First Published at www.australianstage.com.au

Brand Spanking New: Week Two | New Theatre
Written by Helen Barry
Friday, 09 October 2009 19:43

Brand Spanking New festival director and self-proclaimed “talent truffle pig” Augusta Supple has done it again with another gobsmackingly good line-up for week two of this must-see short theatre festival. While week one presented various delights of a consistently good standard, this time around it’s a selection that aims to push our buttons and stretch the boundaries of the format. It both succeeds and fails in parts, but that’s the point really isn’t it of theatre? There’s not much point pushing the boat out if you’re not prepared to get wet.

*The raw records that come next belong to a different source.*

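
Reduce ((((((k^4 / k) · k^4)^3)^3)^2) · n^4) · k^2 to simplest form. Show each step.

((((((k^4 / k) · k^4)^3)^3)^2) · n^4) · k^2
= (((((k^4 / k) · k^4)^3)^6) · n^4) · k^2    [power of a power]
= ((((k^4 / k) · k^4)^18) · n^4) · k^2    [power of a power]
= ((((k^4 / k)^18) · ((k^4)^18)) · n^4) · k^2    [power of a product]
= (((((k^4)^18) / (k^18)) · ((k^4)^18)) · n^4) · k^2    [power of a quotient]
= (((k^72 / (k^18)) · ((k^4)^18)) · n^4) · k^2    [power of a power]
= ((k^54 · ((k^4)^18)) · n^4) · k^2    [quotient of powers]
= ((k^54 · k^72) · n^4) · k^2    [power of a power]
= (k^126 · n^4) · k^2    [product of powers]
= k^128n^4    [product of powers]

k^128n^4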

Within the eight plays on the night there’s a huge range of meaty characters and scenarios on offer; from xenophobic checkout chicks to silly self-help gurus, lofty proposals and adult fairytales, even Frankenstein-like monsters and souls adrift both literally and metaphorically. Each play is as different as you could hope to have, and it goes to show that there really is an abundance of ripe and unique playwriting talent alive and kicking in the Sydney scene.

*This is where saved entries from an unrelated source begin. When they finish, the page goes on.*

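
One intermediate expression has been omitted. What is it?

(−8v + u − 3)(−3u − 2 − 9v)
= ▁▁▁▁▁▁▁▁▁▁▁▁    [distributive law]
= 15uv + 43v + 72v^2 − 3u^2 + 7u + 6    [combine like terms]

By distributive law:

24uv + 16v + 72v^2 − 3u^2 − 2u − 9uv + 9u + 6 + 27v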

Right from the opening tableau, which features the entire cast onstage preoccupied in a rhythmic reading and scrunching of paper to the dreamy yet playful score of composer Catherine Robinson, we know that this a theatre experience that is bigger than the sum of its parts. There’s a unity to it that’s reinforced by Paul Matthews inspired set design, a compartmentalised structure of fantasy-like filing cabinets stuffed with reams of paper, which brings to mind both the intangible and unconscious landscape of thoughts and ideas as well as the very concrete nature of the writing process itself.

Through the course of the evening we get to embrace the myriad of guises a small play can take. There’s the monologues, Self Service and White Wedding which engage us directly with their passionate protagonists, the three-handers The Bermuda Love Triangle and Lone Bird, which demand we take sides; and of course the tense intimacy of the two-handers, if i could be anything i would be something different, Polly Pocket is Not a Princess and King of the Mountain. Rather than being a limitation we discover that the short play can be quite a liberating fly-by-the-seat-of-your-pants kind of thing where anything and everything can plausibly happen. Of course, that’s an illusion though really, because it takes a great degree of skill to make this kind of elasticity seem effortless, and the majority of the playwrights here have it in spades.

Notable mentions for the night must go to Mary Rachel Brown for her beautifully observed understanding of the entrenched racism in the Australian psyche in Self Service, delivered with charming wit and brave realism by Christine Greenough; to Maxine Mellor for her naughty, inventive and playfully fun Polly Pocket is Not a Princess in which Mairead Berne shines as a evil bitch Barbie who deserves a good roasting. And, to the absolute showstopper of the night, Lone Bird by Verity Laughton, who is clearly quite the master of the craft, blowing us away with her deft and fluid ability to create a psychologically thrilling encounter all with the minimal number of brushstrokes. It’s greatly enhanced too by wonderful performances from Tim Allen as the sinister ferryman Stan and Fiona Press as Susan, one of his hapless passengers.

All in all, Brand Spanking New week two is a resounding success both for the industry and audiences alike, and judging by its sell-out opening night you really should be getting on the phone to the New Theatre right now if you want to catch it before the week is out!